2019 Volume 28 Issue 6 Pages 326-333
Surgical treatment is indicated for patients with drug-resistant epilepsy, but it can take a long time to identify drug resistance, and the surgical referral is often delayed for years. However, early surgery is important for patients, especially children, with surgically accessible epileptogenic lesions, when removal of the lesion is expected to result in a high chance of freedom from seizures. Typical examples of such lesions include mesial temporal lobe epilepsy with hippocampal sclerosis and tumor-related epilepsy. Surgical intervention should always be considered for patients with a complex epilepsy syndrome, such as tuberous sclerosis complex, West syndrome, or Lennox-Gastaut syndrome. These syndromes are characterized by drug-resistant epilepsy and a diffuse or multi-focal epileptiform EEG. Adjunctive treatment options include palliative procedures, such as vagus nerve stimulation and corpus callosotomy. Patients with these conditions may also benefit from complex surgical interventions, such as multilobar resection or disconnection, after an intensive pre-surgical work-up.
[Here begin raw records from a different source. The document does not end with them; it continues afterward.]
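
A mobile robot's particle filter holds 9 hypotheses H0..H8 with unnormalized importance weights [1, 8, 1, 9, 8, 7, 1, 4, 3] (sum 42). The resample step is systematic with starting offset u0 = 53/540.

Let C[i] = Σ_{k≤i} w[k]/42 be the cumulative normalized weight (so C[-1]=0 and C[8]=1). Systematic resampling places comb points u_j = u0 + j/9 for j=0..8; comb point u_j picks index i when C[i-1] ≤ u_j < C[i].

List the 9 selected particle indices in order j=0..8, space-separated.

1 1 3 3 4 5 5 7 8

C = [1/42, 3/14, 5/21, 19/42, 9/14, 17/21, 5/6, 13/14, 1]
j=0: u_0=53/540 ∈ [1/42, 3/14) → index 1
j=1: u_1=113/540 ∈ [1/42, 3/14) → index 1
j=2: u_2=173/540 ∈ [5/21, 19/42) → index 3
j=3: u_3=233/540 ∈ [5/21, 19/42) → index 3
j=4: u_4=293/540 ∈ [19/42, 9/14) → index 4
j=5: u_5=353/540 ∈ [9/14, 17/21) → index 5
j=6: u_6=413/540 ∈ [9/14, 17/21) → index 5
j=7: u_7=473/540 ∈ [5/6, 13/14) → index 7
j=8: u_8=533/540 ∈ [13/14, 1) → index 8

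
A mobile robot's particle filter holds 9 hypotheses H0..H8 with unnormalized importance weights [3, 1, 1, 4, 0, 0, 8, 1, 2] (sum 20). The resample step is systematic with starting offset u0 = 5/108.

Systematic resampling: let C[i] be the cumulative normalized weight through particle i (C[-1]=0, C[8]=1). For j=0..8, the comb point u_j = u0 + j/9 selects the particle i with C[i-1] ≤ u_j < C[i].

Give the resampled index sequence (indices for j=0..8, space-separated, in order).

C = [3/20, 1/5, 1/4, 9/20, 9/20, 9/20, 17/20, 9/10, 1]
j=0: u_0=5/108 ∈ [0, 3/20) → index 0
j=1: u_1=17/108 ∈ [3/20, 1/5) → index 1
j=2: u_2=29/108 ∈ [1/4, 9/20) → index 3
j=3: u_3=41/108 ∈ [1/4, 9/20) → index 3
j=4: u_4=53/108 ∈ [9/20, 17/20) → index 6
j=5: u_5=65/108 ∈ [9/20, 17/20) → index 6
j=6: u_6=77/108 ∈ [9/20, 17/20) → index 6
j=7: u_7=89/108 ∈ [9/20, 17/20) → index 6
j=8: u_8=101/108 ∈ [9/10, 1) → index 8

0 1 3 3 6 6 6 6 8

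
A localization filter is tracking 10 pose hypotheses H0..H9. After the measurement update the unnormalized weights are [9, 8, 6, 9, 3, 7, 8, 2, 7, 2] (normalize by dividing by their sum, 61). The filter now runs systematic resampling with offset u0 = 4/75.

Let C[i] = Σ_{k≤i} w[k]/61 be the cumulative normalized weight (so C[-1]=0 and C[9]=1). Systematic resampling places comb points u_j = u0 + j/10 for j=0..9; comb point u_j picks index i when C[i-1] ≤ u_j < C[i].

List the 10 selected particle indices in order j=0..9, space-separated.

C = [9/61, 17/61, 23/61, 32/61, 35/61, 42/61, 50/61, 52/61, 59/61, 1]
j=0: u_0=4/75 ∈ [0, 9/61) → index 0
j=1: u_1=23/150 ∈ [9/61, 17/61) → index 1
j=2: u_2=19/75 ∈ [9/61, 17/61) → index 1
j=3: u_3=53/150 ∈ [17/61, 23/61) → index 2
j=4: u_4=34/75 ∈ [23/61, 32/61) → index 3
j=5: u_5=83/150 ∈ [32/61, 35/61) → index 4
j=6: u_6=49/75 ∈ [35/61, 42/61) → index 5
j=7: u_7=113/150 ∈ [42/61, 50/61) → index 6
j=8: u_8=64/75 ∈ [52/61, 59/61) → index 8
j=9: u_9=143/150 ∈ [52/61, 59/61) → index 8

0 1 1 2 3 4 5 6 8 8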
The introduction of less invasive devices has broadened the surgical indication for epilepsy. For example, stereotactic robot systems can accurately position depth electrodes more quickly than is possible with frame-based or frameless stereoelectroencephalography (SEEG) systems. SEEG offers a safe and useful invasive option for monitoring patients whose epilepsy is difficult to localize, such as for the exploration of a deep-seated epileptogenic lesion or of the bilateral hemispheres or after failed epilepsy surgery. Magnetic resonance (MR)-guided laser interstitial thermocoagulation can be used to provide focal ablative therapy for relatively small epileptogenic lesions, such as for mesial temporal sclerosis, focal cortical dysplasia, and heterotopia. Another new ablative therapy for epilepsy is transcranial MR-guided focused ultrasound. Deep brain stimulation of the anterior nucleus of the thalamus has demonstrated an efficacy similar to that shown by vagus nerve stimulation in patients with drug-resistant epilepsy without an indication for resective surgery. Responsive neurostimulation has emerged as an important alternative option for the treatment of non-resectable epileptogenic lesions, such as those in the eloquent cortex. All these less invasive devices are yet to be introduced in Japan.
In this review, we discuss current and future perspectives of epilepsy surgery in Japan, focusing on the indication for surgical treatment, the timing of such treatment, and the potential roles of less invasive devices.